The fruit lady is a nice lady, with a nice smile, always polite, always friendly and always happy to see us. We like her for these things of course, but perhaps equally we like her for the goods she has available. She carries potatoes, carrots, lettuce, green peppers, green beans, and cucumbers– all ingredients that, although existent, are hard to find elsewhere in the market.  Like the fruit lady, she usually holds an extra pepper or extra carrot up and then plunks it into our bag, always sure to show us how much she appreciates our business.


The Tomato Sisters

The sisters are two young girls, say 15 years old, from whom we buy ocra, tomatoes, garden eggs and hot peppers. They leap up, holler down the aisle and wave eagerly at us when they see us coming. Then they advertise the produce of this week with utmost aggression, competing comically and furiously by stepping on each other’s toes (literally), telling us not to listen to the other, and pushing the other out of the way.
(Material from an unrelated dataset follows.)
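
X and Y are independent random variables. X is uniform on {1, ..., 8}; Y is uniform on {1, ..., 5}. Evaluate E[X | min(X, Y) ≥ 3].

11/2

P(min(X, Y) ≥ 3) = 9/20.
Summing X·P(x,y) over outcomes with min(X, Y) ≥ 3 gives 99/40.
E[X | min(X, Y) ≥ 3] = (99/40) / (9/20) = 11/2.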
We always do our best to be sure that we buy and equal amount from each one. Once we have told them what we would like to buy they do their best to try and talk us into buying their other products, advertisements busting with enthusiasm and reassuring positivity about the quality of their produce. I am not sure if they are sisters or friends or if at the end of the day they are actually sharing their profits, but they are always digging into each other’s coins to find the right change for us.


The 23 ladies. 

These ladies own a provisions shop in Nkoranza. There are 3 of them, not 23. Almost every young Ghanaian woman that I have met has asked me if I am married and where is my husband. I always say yes, and that he is coming to Ghana soon.  Then they ask ‘how old are you?’, and I say 23. Turns out that these girls who own this shop are also 23, and they think this is great. Now when I arrive they say ‘hello 23!’ or ‘welcome 23!’.